Nuclear plants , or solar out in lakes or oceans.....FORGET IT. Stop trying to make things better for greedy, selfish humans
and learn to live simply - this way the world will survive, providing we lower, lower human population. Humans have made
such a mess on earth.....and now trying to find escape to destroy the atmosphere and the oceans.....come on silly, stupid
humans...wake up and use what brains you have.
I advocate neighborhood scale Pebble bed Reactors, it is the end of the centralized gigawatt power plants, let them die.
This project is a waste of time and money as there are a lot better designs. The argument is it's better to use this design because of the technical challenges of other designs, but this design is known to have flaws. It would be much better to put the billions it costs to build these into completing designs that don't melt down.

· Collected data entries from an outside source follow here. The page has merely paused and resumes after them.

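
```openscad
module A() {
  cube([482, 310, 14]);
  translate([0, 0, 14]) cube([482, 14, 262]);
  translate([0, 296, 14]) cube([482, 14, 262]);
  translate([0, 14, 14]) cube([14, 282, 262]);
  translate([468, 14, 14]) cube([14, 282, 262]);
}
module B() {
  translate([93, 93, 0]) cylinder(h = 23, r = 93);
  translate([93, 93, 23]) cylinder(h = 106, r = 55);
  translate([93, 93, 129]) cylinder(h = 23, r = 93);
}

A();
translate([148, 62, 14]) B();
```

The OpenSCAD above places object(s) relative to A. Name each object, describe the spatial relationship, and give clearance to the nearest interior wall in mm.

Clearances: x = 134, y = 48; minimum 48 mm.

A is an open box. B is a spool. The spool sits inside the open box, centred. The clearance to the nearest interior wall is 48 mm.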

A floating (non ship) Nuclear Power plant seems insane to me.
Even if it was 100% safe, I'd suggest a terrorist could attach some mines to it and sink it, or even tow it off with a tug.
Why not built on an uninhabited island, part-way up a mountain, if the driver is to use the sea-water for cooling, or on normal mainland high enough up, to avoid a worst case scenario Tsunami - say sea level + 250-500m - for many coastlines, it's not a great issue, and you could use solar and wind to power the water pumps raising the cooling water to the storage lake at no cost :-)
The point is that meltdown is far less likely, if not impossible, with the reactor surrounded by an infinite supply of cool water.
The largest impacts of meltdowns, by far, is deposition of radioactivity on LAND, in the local area. This idea all but eliminates that impact. It removes the possibility of any significant impact on human health.
The potential impact on aquatic life, the fishing industry, and seafood safety would be far smaller than that for a coastal reactor. Most fish populations live near the coast, and these reactors would be far out to sea.